2. ‘Carpe Deim!’ (Seize the Day)
I expanded on this my previous post, It’s a Crisis So ‘Carpe Diem’, so I will not repeat it here. However, the other road to travel is by far the most difficult, for it will require great creativity and the ‘Messy’ thinking required to develop and implement missional strategies likely to be effective in the current and ongoing 21st century cultural turmoil in order to take hold of the opportunity Covid-19 has presented.
It just may be of course, that the experience of Cyber church may have opened the eyes of some leaders and church members to the fact that there are other Biblically legitimate ways in which ‘Church’ can be expressed (a cursory overview of church history will quickly confirm this reality!), and so more may be open to ‘Something Completely Different’ in a post Covid-19 world.
Such an entity would be comprised of networks of Missional Communities (Micro-churches), each designed to be embedded in the mosaic of socio-cultural ‘Live, work and play’ universes where the lost spend their time, and where the ‘Church’ is most certainly not.
And a further irony. A major, and I believe not yet fully realised, constraint on reconstructing ‘Ecclesial Humpty’ is diminished and long-term diminishing church income.

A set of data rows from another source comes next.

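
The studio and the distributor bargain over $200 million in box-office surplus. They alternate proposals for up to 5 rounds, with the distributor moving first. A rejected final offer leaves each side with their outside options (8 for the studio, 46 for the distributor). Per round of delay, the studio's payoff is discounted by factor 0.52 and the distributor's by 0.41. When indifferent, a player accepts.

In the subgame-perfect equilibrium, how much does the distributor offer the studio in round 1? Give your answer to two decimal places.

74.81

Round 5 (the distributor proposes): the studio gets 8 if talks fail, so the distributor offers 8 and keeps 192.
Round 4 (the studio proposes): the distributor can get 192 next round, worth 0.41 × 192 = 78.72 now; the studio offers that and keeps 121.28.
Round 3 (the distributor proposes): the studio can get 121.28 next round, worth 0.52 × 121.28 = 63.0656 now. The distributor offers 63.0656 and keeps 200 − 63.0656 = 136.9344.
Round 2 (the studio proposes): the distributor can get 136.9344 next round, worth 0.41 × 136.9344 = 56.143104 now. The studio offers 56.143104 and keeps 200 − 56.143104 = 143.856896.
Round 1 (the distributor proposes): the studio can get 143.856896 next round, worth 0.52 × 143.856896 = 74.80558592 now, so the distributor offers 74.80558592, keeping 125.19441408.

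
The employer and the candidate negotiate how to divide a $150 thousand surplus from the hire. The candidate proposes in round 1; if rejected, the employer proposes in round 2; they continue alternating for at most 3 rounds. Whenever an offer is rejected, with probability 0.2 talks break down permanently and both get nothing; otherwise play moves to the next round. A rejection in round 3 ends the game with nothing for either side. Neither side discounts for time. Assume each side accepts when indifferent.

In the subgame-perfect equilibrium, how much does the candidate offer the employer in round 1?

24

By backward induction:
Round 3 (the candidate proposes): rejection yields 0 for the employer; the candidate offers 0 and keeps 150.
Round 2 (the employer proposes): rejecting gives the candidate an expected 0.8 × 150 = 120. The employer offers 120 and keeps 150 − 120 = 30.
Round 1 (the candidate proposes): rejecting gives the employer an expected 0.8 × 30 = 24; the candidate offers that and keeps 126.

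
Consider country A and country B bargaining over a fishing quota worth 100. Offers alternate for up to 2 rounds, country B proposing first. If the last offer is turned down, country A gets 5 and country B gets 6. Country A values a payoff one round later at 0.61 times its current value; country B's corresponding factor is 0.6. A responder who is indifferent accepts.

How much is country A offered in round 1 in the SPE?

Round 2 (country A proposes): country B gets 6 if talks fail, so country A offers 6 and keeps 94.
Round 1 (country B proposes): country A can get 94 next round, worth 0.61 × 94 = 57.34 now; country B offers that and keeps 42.66.

57.34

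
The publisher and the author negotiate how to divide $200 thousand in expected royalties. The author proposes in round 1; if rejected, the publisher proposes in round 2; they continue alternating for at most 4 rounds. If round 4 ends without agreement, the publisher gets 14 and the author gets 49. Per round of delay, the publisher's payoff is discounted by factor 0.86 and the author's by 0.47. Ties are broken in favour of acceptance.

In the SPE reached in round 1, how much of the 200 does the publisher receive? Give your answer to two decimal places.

143.65

Round 4 (the publisher proposes): the author gets 49 if talks fail, so the publisher offers 49 and keeps 151.
Round 3 (the author proposes): the publisher can get 151 next round, worth 0.86 × 151 = 129.86 now. The author offers 129.86 and keeps 200 − 129.86 = 70.14.
Round 2 (the publisher proposes): the author can get 70.14 next round, worth 0.47 × 70.14 = 32.9658 now; the publisher offers that and keeps 167.0342.
Round 1 (the author proposes): the publisher can get 167.0342 next round, worth 0.86 × 167.0342 = 143.649412 now. The author offers 143.649412 and keeps 200 − 143.649412 = 56.350588.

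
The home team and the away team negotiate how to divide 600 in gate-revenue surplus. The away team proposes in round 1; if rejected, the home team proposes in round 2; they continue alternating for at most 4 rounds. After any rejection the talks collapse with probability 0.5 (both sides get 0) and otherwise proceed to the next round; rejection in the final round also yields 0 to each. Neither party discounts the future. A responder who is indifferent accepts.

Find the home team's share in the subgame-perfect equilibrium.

Round 4 (the home team proposes): rejection yields 0 for the away team; the home team offers 0 and keeps 600.
Round 3 (the away team proposes): rejecting gives the home team an expected 0.5 × 600 = 300, so the away team offers 300, keeping 300.
Round 2 (the home team proposes): rejecting gives the away team an expected 0.5 × 300 = 150; the home team offers that and keeps 450.
Round 1 (the away team proposes): rejecting gives the home team an expected 0.5 × 450 = 225; the away team offers that and keeps 375.

225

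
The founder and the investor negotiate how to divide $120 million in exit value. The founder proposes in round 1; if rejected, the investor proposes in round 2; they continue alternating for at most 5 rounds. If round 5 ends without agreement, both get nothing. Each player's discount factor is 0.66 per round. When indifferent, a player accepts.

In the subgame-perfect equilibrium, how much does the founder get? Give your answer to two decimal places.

By backward induction:
Round 5 (the founder proposes): rejection yields 0 for the investor; the founder offers 0 and keeps 120.
Round 4 (the investor proposes): the founder can get 120 next round, worth 0.66 × 120 = 79.2 now. The investor offers 79.2 and keeps 120 − 79.2 = 40.8.
Round 3 (the founder proposes): the investor can get 40.8 next round, worth 0.66 × 40.8 = 26.928 now, so the founder offers 26.928, keeping 93.072.
Round 2 (the investor proposes): the founder can get 93.072 next round, worth 0.66 × 93.072 = 61.42752 now, so the investor offers 61.42752, keeping 58.57248.
Round 1 (the founder proposes): the investor can get 58.57248 next round, worth 0.66 × 58.57248 = 38.6578368 now, so the founder offers 38.6578368, keeping 81.3421632.

81.34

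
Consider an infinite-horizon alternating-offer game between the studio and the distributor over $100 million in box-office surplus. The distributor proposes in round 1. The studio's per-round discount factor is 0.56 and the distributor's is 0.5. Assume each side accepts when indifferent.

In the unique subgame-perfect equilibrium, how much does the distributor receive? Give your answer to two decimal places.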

The irony is that if, as has been exhorted for many years, the church had sought to morph at least some of its operations into the ‘Missional Community’ network concept, it would have had a structure in place much better able to face the current crisis, not least in terms of finance. For one of the major characteristics of Missional Communities is that they are cheap!
The current Pandemic for all its bad effects, which I do not wish to downplay in anyway, is actually like a fleeting shaft of sunlight breaking through the clouds on a gloomy day, a brief flash of the light of opportunity. However, what we see is a failure to ‘Seize the day’ of opportunity that the forced cyberization of ‘Church’ opens up.
This may well be the best and ONLY opportunity that the traditional Australian church will have to arrest its decades-long decline, and reinvent itself to be a viable and effective missional entity, be actually adopt the usually ignored encouragement of the Apostle Paul-
‘I have become ALL things to ALL people so that by ALL possible meansI might save some’ (Author’s emphasis)
1 Corinthians 9:22
All the indicators are that what we will see is an attempt to return to the dismal land of a church landscape of chronically failed mission that Covid-19 has provided an opportunity (God give maybe!) to escape from. Such an attempt will, given the continuing frozen mindset of leaderships and reduced resources, put the church firmly back on the down escalator descending into the basement of even more missional failure than has been the case for decades, as well as gospel-irrelevancy on the ever retreating periphery of society.
Unless of course ‘Something Completely Different’ arises to take its place. The window of opportunity is very, very short. We must pray that some will be brave enough to take it.